Con una prosa finísima y una morosidad de detalles propia de la letanía pero también del poeta, Julián López ha escrito un libro inolvidable.

Una muchacha muy bella (fragmento)

Mi madre era una muchacha bella. Tenía la piel pálida y opaca, hasta podría aventurarme a decir que azulina, un destello que la hacía única y de una aristocracia natural, lejana de toda trivialidad mundana. Tenía el pelo negro; claro, ya dije que era una muchacha bella, lacio pero pesado y con un diseño de cabellera como no creo haber visto. No hablo de su peinado, de la manera en que lo dispusiera su pelo caía gracioso y en forma, siempre parecía prolijamente recortado. Hablo del contorno de su pelambre, del dibujo lineal de ese océano de antenas flexibles en el que terminaba el piélago de su cara. Nacía simétrico y visible en el contraste, potente en cada uno de sus hologramas tubulares, y dibujaba un corazón sutil en el inicio de la mollera que a medida que bajaba se hacía cóncavo en las sienes elegantes.

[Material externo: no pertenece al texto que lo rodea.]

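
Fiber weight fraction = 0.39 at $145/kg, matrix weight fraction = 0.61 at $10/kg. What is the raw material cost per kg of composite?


Cost = cost_f*Wf + cost_m*Wm = 145*0.39 + 10*0.61 = $62.65/kg

$62.65/kg


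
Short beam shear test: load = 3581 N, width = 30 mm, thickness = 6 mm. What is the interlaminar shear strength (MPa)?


ILSS = 3F/(4bh) = 3*3581/(4*30*6) = 14.92 MPa

14.92 MPa


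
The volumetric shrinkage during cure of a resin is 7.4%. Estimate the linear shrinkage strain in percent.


Linear shrinkage ≈ vol_shrink/3 = 7.4/3 = 2.467%

2.467%


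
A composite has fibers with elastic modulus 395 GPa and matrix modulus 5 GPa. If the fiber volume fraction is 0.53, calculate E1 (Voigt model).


E1 = Ef*Vf + Em*(1-Vf) = 395*0.53 + 5*0.47 = 211.7 GPa

211.7 GPa


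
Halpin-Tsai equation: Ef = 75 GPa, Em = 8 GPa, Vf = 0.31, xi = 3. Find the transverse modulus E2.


eta = (Ef/Em - 1)/(Ef/Em + xi) = (9.375 - 1)/(9.375 + 3) = 0.6768
E2 = Em*(1+xi*eta*Vf)/(1-eta*Vf) = 16.5 GPa

16.5 GPa


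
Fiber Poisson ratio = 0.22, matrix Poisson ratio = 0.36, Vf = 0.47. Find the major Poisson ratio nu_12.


nu_12 = nu_f*Vf + nu_m*(1-Vf) = 0.22*0.47 + 0.36*0.53 = 0.2942

0.2942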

Mi madre era una muchacha bella y voluptuosamente delicada; aun cuando pasáramos la vida que vivimos en una casi absoluta soledad, tenía un modo extraordinariamente sensual de ser para sí y, claro, ahí estaba yo con mis siete años, también para mí.
Hablaba de un modo profundo y a la vez despojado de la pretensión con la que hablan quienes quieren impresionar o quienes querrían ser intelectuales o, incluso, quienes quieren seducir. En medio de alguna palabra poco usual, adoraba acicatear su lenguaje con insectos verbales que lo mantuvieran despierto, tiraba con las manos su pesada cabellera hacia un lado o hacia el otro, como el paño suntuoso de un torero; clavaba sus pupilas brunas en el piso -¿dije ya que mi madre era una muchacha muy bella?- y las ascendía lentamente hasta mis ojos para entonces retomar la velocidad de sus argumentaciones casi siempre indignadas, casi siempre ofensivas, casi siempre ingenuas.